AI-enhanced DSP for wireless communications

Wireless systems are designed combining analog front-ends and digital baseband or physical layer (PHY) processing. Traditionally, PHY DSP blocks are created by expert knowledge from communications theory based on how the system behaves and how signals should be processed. This can include filters, FFTs, modulation, coding, multiple-antenna operations, hardware non-ideality compensation and a few other blocks.

More recently, artificial intelligence has been appearing across many domains. In some fields it can lead to solutions un-attainable by expert models, while in other fields it simply cannot improve the performance of traditional solutions. Among many other domains, AI or ML-based solutions are also being investigated for PHY processing.
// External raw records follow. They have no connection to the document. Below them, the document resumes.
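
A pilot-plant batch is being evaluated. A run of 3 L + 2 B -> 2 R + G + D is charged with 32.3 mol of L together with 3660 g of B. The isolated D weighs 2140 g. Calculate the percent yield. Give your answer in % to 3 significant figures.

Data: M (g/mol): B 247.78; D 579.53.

n(L) = 32.30 mol
n(B) = 3660 / 247.78 = 14.77 mol
n/ν → L: 10.77, B: 7.385; B is limiting.
theoretical n(D) = (1/2) × 14.77 = 7.385 mol → 4280 g
% yield = 2140 / 4280 × 100 = 50.00 %

50.0 %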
In this PhD, you will take a critical look at those developments. By extensively reviewing the recent state-of-the-art on ML-based PHY solutions, you will identify the most promising blocks where AI solutions have the potential to out-perform traditional approaches - either in performance or in complexity - but also clarify which components cannot be improved, based on understanding performance and complexity bounds for the different approaches.

Typically, AI-based solutions are more relevant for non-linear problems, hard-to-model behaviors, or when known solutions have excessive complexity due to the problem size. You will refine those criteria, identifying relevant domains for AI-enhanced PHY. They could come from non-ideal hardware effects, interference between multiple systems, complex mobile multi-path environments, or other sub-problems.
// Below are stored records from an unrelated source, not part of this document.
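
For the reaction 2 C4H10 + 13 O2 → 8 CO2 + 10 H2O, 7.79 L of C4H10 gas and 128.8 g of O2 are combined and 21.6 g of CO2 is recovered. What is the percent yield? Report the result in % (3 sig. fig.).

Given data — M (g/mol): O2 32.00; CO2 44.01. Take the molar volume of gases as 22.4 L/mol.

n(C4H10) = 7.790 / 22.4 = 0.3478 mol
n(O2) = 128.8 / 32.00 = 4.025 mol
n/ν → C4H10: 0.1739, O2: 0.3096; C4H10 is limiting.
theoretical n(CO2) = (8/2) × 0.3478 = 1.391 mol → 61.22 g
% yield = 21.6 / 61.22 × 100 = 35.28 %

35.3 %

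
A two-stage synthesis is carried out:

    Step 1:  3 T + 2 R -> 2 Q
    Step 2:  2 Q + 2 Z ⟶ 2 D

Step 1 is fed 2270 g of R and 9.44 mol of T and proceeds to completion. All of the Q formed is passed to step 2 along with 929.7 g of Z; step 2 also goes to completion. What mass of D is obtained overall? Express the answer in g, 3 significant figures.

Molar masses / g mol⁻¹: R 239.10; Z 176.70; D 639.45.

Step 1:
n(R) = 2270 / 239.10 = 9.494 mol
n(T) = 9.440 mol
n/ν for R = 9.494/2 = 4.747
n/ν for T = 9.440/3 = 3.147
Smallest n/ν is T → limiting reagent.
n(Q) produced = (2/3) × 9.440 = 6.293 mol
Step 2:
n(Q) available = 6.293 mol
n(Z) = 929.7 / 176.70 = 5.261 mol
n/ν for Q = 6.293/2 = 3.147
n/ν for Z = 5.261/2 = 2.631
Smallest n/ν is Z → limiting reagent.
n(D) = (2/2) × 5.261 = 5.261 mol
mass = 5.261 × 639.45 = 3364 g

3360 g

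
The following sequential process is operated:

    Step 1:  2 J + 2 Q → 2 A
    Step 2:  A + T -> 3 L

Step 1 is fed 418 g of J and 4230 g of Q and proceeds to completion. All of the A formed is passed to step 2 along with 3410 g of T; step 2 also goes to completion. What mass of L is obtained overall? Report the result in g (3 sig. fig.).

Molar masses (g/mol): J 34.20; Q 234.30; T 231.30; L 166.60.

Step 1:
n(J) = 418.0 / 34.20 = 12.22 mol
n(Q) = 4230 / 234.30 = 18.05 mol
n/ν for J = 12.22/2 = 6.110
n/ν for Q = 18.05/2 = 9.025
Smallest n/ν is J → limiting reagent.
n(A) produced = (2/2) × 12.22 = 12.22 mol
Step 2:
n(A) available = 12.22 mol
n(T) = 3410 / 231.30 = 14.74 mol
n/ν for A = 12.22/1 = 12.22
n/ν for T = 14.74/1 = 14.74
Smallest n/ν is A → limiting reagent.
n(L) = (3/1) × 12.22 = 36.66 mol
mass = 36.66 × 166.60 = 6108 g

6110 g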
In a second phase, you will select a few DSP blocks where AI-based approaches are most promising from this analysis and propose new designs able to out-perform traditional solutions. You will develop and test AI-based solutions for those components, assess their benefits based on extensive and realistic end-to-end simulations, and optimize them for the best performance/complexity trade-offs. By doing so, you will enable hybrid PHY implementations combining traditional and AI-based blocks for the best overall performance.

You will be part of a large imec community working on the research, implementation and prototyping of future communications systems with experts in wireless communication, signal processing, digital, analog and mm-wave design, and machine learning. This is a unique opportunity to develop innovative, multi-disciplinary technology and shape future wireless networks. You will publish your research in top-level journals and conferences.